I've read "Atlas Shrugged" years ago. It was a novel that changed my life. While I never subscribed 100% to objectivism, it opened my eyes, especially to philosophy. I won't go into a pro / against debate against the philosophy in this book because it is highly misunderstood. It is like going against religion.

The book itself deserves five stars. I've noticed patterns and even complete lines that were later found in Atlas Shrugged but it is an amazing worship to the human individualism and might. If someone asked me what this book is about, I might answer "why, you and I, the humans, are great".

Howard Roark is an amazing character, far better than Francisco D'Anconia, John Galt or Henry Rearden. It feels like someone you can identify with and it is impossible not to love. On the other side, Toohey was the best defined villan in the industry of literature. By the end of the book you hate his guts and you want him to die a slow and painful death.

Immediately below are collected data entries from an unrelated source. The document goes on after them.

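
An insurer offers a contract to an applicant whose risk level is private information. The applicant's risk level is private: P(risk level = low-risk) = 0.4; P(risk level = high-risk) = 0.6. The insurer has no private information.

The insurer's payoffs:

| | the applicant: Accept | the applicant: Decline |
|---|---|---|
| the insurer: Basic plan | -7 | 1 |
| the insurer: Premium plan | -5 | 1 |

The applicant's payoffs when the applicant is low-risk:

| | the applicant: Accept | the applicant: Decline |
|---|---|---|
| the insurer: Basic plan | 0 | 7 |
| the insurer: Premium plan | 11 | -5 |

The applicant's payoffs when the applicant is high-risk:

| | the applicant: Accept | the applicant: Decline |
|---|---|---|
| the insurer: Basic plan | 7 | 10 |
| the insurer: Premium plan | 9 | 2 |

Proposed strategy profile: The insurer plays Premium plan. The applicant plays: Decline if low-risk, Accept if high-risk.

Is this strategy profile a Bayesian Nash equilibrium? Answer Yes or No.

No

The insurer plays Premium plan: E[Premium plan] = 0.4·(1) + 0.6·(-5) = -2.6; E[Basic plan] = -3.8. Best-responding. ✓
The applicant (risk level low-risk), facing Premium plan: Accept gives 11, Decline gives -5. Proposed Decline is not best — profitable deviation exists. ✗
The applicant (risk level high-risk), facing Premium plan: Accept gives 9, Decline gives 2. Proposed Accept is best. ✓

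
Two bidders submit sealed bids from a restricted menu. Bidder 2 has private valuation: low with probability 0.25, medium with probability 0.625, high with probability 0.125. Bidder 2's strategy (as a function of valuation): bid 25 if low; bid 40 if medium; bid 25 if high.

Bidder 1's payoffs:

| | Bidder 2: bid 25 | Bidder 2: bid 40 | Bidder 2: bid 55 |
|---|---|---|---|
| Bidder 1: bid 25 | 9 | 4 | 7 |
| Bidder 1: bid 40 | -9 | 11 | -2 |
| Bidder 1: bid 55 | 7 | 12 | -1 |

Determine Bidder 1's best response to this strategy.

bid 55

E[bid 25] = 0.25·(9) + 0.625·(4) + 0.125·(9) = 5.875
E[bid 40] = 0.25·(-9) + 0.625·(11) + 0.125·(-9) = 3.5
E[bid 55] = 0.25·(7) + 0.625·(12) + 0.125·(7) = 10.125
Best response: bid 55 (10.125 is the largest).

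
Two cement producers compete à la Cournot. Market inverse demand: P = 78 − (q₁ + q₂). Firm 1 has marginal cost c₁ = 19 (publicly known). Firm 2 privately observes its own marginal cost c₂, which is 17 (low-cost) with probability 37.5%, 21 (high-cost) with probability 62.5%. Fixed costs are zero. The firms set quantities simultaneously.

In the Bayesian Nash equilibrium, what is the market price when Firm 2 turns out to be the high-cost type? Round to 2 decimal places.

39.58

Firm 2 with cost c maximizes (78 − (q₁+q₂) − c)·q₂, giving q₂(c) = (78 − c − q₁)/2.
E[c₂] = 0.375·17 + 0.625·21 = 19.5
Firm 1's FOC against E[q₂] yields q₁ = (78 − 2·19 + E[c₂])/3 = (78 − 38 + 19.5)/3 = 19.8333.
q₂(high-cost) = 18.5833, so P = 78 − (19.8333 + 18.5833) = 39.5833.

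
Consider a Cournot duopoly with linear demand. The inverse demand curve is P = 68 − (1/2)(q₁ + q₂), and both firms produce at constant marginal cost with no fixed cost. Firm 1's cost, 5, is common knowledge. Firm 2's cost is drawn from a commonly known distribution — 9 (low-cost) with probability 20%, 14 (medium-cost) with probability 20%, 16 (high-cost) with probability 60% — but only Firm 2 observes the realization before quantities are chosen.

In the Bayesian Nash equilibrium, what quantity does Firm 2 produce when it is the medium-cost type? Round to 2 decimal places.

29.93

Type-c best response for Firm 2: q₂(c) = (68 − c) − q₁/2.
Firm 1 maximizes expected profit; its first-order condition is 68 − q₁ − (1/2)E[q₂] − 5 = 0.
Substituting E[q₂] and solving: E[c₂] = 14.2, so q₁ = (68 − 2·5 + 14.2)/(3/2) = 48.1333.
q₂(medium-cost) = (68 − 14 − (1/2)·48.1333) = 29.9333.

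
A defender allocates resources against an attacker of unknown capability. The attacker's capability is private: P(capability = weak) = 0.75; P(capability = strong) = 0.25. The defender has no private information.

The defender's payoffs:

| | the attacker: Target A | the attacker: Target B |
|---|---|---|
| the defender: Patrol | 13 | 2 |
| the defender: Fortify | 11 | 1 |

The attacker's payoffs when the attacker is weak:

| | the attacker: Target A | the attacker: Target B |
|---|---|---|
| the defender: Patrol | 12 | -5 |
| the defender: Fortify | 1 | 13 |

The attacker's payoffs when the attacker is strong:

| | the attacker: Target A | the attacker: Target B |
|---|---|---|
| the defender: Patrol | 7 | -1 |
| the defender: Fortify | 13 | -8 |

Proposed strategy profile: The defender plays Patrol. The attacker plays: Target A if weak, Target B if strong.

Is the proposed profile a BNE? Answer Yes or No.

No

The defender plays Patrol: E[Patrol] = 0.75·(13) + 0.25·(2) = 10.25; E[Fortify] = 8.5. Best-responding. ✓
The attacker (capability weak), facing Patrol: Target A gives 12, Target B gives -5. Proposed Target A is best. ✓
The attacker (capability strong), facing Patrol: Target A gives 7, Target B gives -1. Proposed Target B is not best — profitable deviation exists. ✗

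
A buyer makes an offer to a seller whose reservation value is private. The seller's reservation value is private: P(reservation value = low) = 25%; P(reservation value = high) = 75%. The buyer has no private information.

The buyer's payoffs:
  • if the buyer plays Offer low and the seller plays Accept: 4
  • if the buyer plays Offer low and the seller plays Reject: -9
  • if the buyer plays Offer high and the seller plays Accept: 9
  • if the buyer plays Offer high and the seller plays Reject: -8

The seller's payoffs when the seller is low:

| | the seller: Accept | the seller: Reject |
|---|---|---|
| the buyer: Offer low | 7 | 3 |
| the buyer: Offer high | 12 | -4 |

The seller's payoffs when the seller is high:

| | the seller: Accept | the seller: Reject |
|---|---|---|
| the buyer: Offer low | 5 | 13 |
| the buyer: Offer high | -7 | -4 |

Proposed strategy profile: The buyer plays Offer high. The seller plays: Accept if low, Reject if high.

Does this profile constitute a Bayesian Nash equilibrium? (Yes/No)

Yes

The buyer plays Offer high: E[Offer high] = 0.25·(9) + 0.75·(-8) = -3.75; E[Offer low] = -5.75. Best-responding. ✓
The seller (reservation value low), facing Offer high: Accept gives 12, Reject gives -4. Proposed Accept is best. ✓
The seller (reservation value high), facing Offer high: Accept gives -7, Reject gives -4. Proposed Reject is best. ✓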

The only "problem" with this book is that there is no real completion. There is no real happy ending. There is only a bitter sweet conclusion. You wish it could go 200 pages more so the fate of one character in special would change. Compared to Atlas Shrugged where these is a finality to everything as everyone either dies, goes insane or simply loses, here it feels like it is missing an act.

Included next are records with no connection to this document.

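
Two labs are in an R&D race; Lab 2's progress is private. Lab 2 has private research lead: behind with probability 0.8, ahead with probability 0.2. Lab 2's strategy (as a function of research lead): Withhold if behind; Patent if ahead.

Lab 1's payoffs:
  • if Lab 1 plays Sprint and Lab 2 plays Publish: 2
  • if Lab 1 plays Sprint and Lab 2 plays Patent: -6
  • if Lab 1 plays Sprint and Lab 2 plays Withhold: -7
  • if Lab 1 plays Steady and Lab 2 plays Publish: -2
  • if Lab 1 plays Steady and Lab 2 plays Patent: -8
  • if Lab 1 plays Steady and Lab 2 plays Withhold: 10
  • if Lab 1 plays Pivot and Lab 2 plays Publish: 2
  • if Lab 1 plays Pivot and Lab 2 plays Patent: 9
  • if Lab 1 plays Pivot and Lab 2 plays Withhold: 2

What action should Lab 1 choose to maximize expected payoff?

E[Sprint] = 0.8·(-7) + 0.2·(-6) = -6.8
E[Steady] = 0.8·(10) + 0.2·(-8) = 6.4
E[Pivot] = 0.8·(2) + 0.2·(9) = 3.4
Best response: Steady (6.4 is the largest).

Steady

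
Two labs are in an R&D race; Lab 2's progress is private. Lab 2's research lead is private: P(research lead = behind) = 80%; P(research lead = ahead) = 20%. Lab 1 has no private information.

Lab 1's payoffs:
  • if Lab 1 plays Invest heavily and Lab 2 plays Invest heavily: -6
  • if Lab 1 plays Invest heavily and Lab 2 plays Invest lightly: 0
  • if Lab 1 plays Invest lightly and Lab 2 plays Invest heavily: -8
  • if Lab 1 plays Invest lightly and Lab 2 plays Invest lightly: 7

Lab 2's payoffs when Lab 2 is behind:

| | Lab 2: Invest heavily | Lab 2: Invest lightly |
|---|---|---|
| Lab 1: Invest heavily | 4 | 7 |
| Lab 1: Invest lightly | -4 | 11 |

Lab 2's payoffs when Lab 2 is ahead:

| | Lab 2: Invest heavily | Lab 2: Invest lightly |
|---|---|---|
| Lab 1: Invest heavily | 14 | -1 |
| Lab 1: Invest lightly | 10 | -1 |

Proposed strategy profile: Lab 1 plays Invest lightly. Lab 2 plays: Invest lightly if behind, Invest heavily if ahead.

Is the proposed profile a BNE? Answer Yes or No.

Yes

A profile is a BNE iff every type of every player is best-responding given beliefs about the other side.
Lab 1 plays Invest lightly: E[Invest lightly] = 0.8·(7) + 0.2·(-8) = 4; E[Invest heavily] = -1.2. Best-responding. ✓
Lab 2 (research lead behind), facing Invest lightly: Invest heavily gives -4, Invest lightly gives 11. Proposed Invest lightly is best. ✓
Lab 2 (research lead ahead), facing Invest lightly: Invest heavily gives 10, Invest lightly gives -1. Proposed Invest heavily is best. ✓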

The most representative example is Wynand. The good guy gone bad gone good who in some way you feel pity for. In the movie he committed suicide. In the book he doesn't. And by the end of the book, my only concern was with him.

You know how in some books one person sacrifices himself all for the right reason?
You know how in others one person betrays for all the right reasons?

Now combine these two and you will have a tragic character, one that you love and want to hate but you can't.

In any case, that's beside the point of this review. If you consider the human animal is insignificant in front of a god or nature, if you consider that people are equal because of their existence and not competence, if you consider that need comes before competence and that ego is a bad thing, that pride is evil, then DO NOT read this book.

It will just annoy you. This is a book for those who love themselves, who love the best in human nature and who want to celebrate this. It is the American Dream.